So how about that election, huh? Don’t worry, that’s all I have to say about that.
Every morning I get an inspirational text delivered to my phone. Most days it’s something I glance at and immediately forget because I’m not really struggling with anything. Some days it relates eerily well to something giving me trouble. Occasionally I have no idea what it even means, as was the case early last week with this message:
Sometimes the good is the enemy of the best.
I could not for the life of me figure out what that meant. I didn’t think to google it, or I didn’t want to, but I didn’t stop puzzling over what it meant. Then we were watching tv Friday night and it came up in the context of don’t settle for good when you can have better. The oddest thing in all of this is we were watching Basic Instinct (don’t judge me) so now I think maybe I hallucinated the whole thing.
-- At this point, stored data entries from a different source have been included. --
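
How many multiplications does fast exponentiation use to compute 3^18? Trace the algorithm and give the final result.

Computing 3^18 by squaring (build up from 3^1; each line after the first costs one multiplication):

3^1 = 3
3^2 = (3^1)^2 = 3^2 = 9
3^4 = (3^2)^2 = 9^2 = 81
3^8 = (3^4)^2 = 81^2 = 6561
3^9 = 3 * 3^8 = 3 * 6561 = 19683
3^18 = (3^9)^2 = 19683^2 = 387420489

Result: 387420489
Multiplications needed: 5 (5 lines after 3^1)

3^18 = 387420489. Using exponentiation by squaring, this requires 5 multiplications. The key idea: if the exponent is even, square the half-power; if odd, multiply by the base once.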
The next morning I googled the quote, only in typical fashion I got it backwards and searched this:
The best is the enemy of the good.
I like this quote better. It basically means stop trying to achieve perfection because it doesn’t exist. This led me to the pareto principle, also known as the 80-20 rule. Typically it’s used in business models, ie 80% of a company’s revenue may come from 20% of their customers. I was more intrigued by the idea that it takes 20% of our time to complete 80% of a task. The remaining 80% of that time is often used to try and achieve a possibly impossible state of perfection.
Oh god, can I relate to this. The last, sizable step of any project I undertake goes to undoing my attempts at perfection.
Yesterday I read a post on why Good Enough Isn’t that hit home. The author talks about taking a break from something and coming back to it with a set of fresh eyes and making the needed changes to put the project to bed. He also talks about good not being good enough, which I also relate to. Good enough is dangerous for me because in recovery I’ve learned I must grow or perish. But growth can be slow, which feels natural and realistic to maintain in the long run.
This leads to middle ground, a compromise between both quotes. Good is enough for me until it isn’t. I usually know when this happens because I start to feel restless and discontent. When I started running earlier this year, it was because I felt tired of walking. It didn’t satisfy me anymore, so I started running and struggled like hell the first few months but stuck with it. Fortunately running offers an abundance of challenges, but even so I’ve tried to stay tuned to my body for signs of when I need to push ahead or even scale back my goals. This system seems to work for me.
One final thought on the 80-20 rule. I can’t focus on 100% of the things I want to change myself. I can’t even focus on 80% of them because 1) I’d fail 2) I know I’d fail so I wouldn’t even try in the first place so I’d, uh, fail. I’m much better off focusing on the top 20% of the things I need to work on. I’m comfortable relying on instinct to tell me when it’s time to move on to something else. I’ll continue to work on my burning desire to make everything perfect, aka a complete mess.
The answer lies in balance and finding and maintaining it. Good thing this seems to get magically, mysteriously easier to pursue the longer I am without a drink.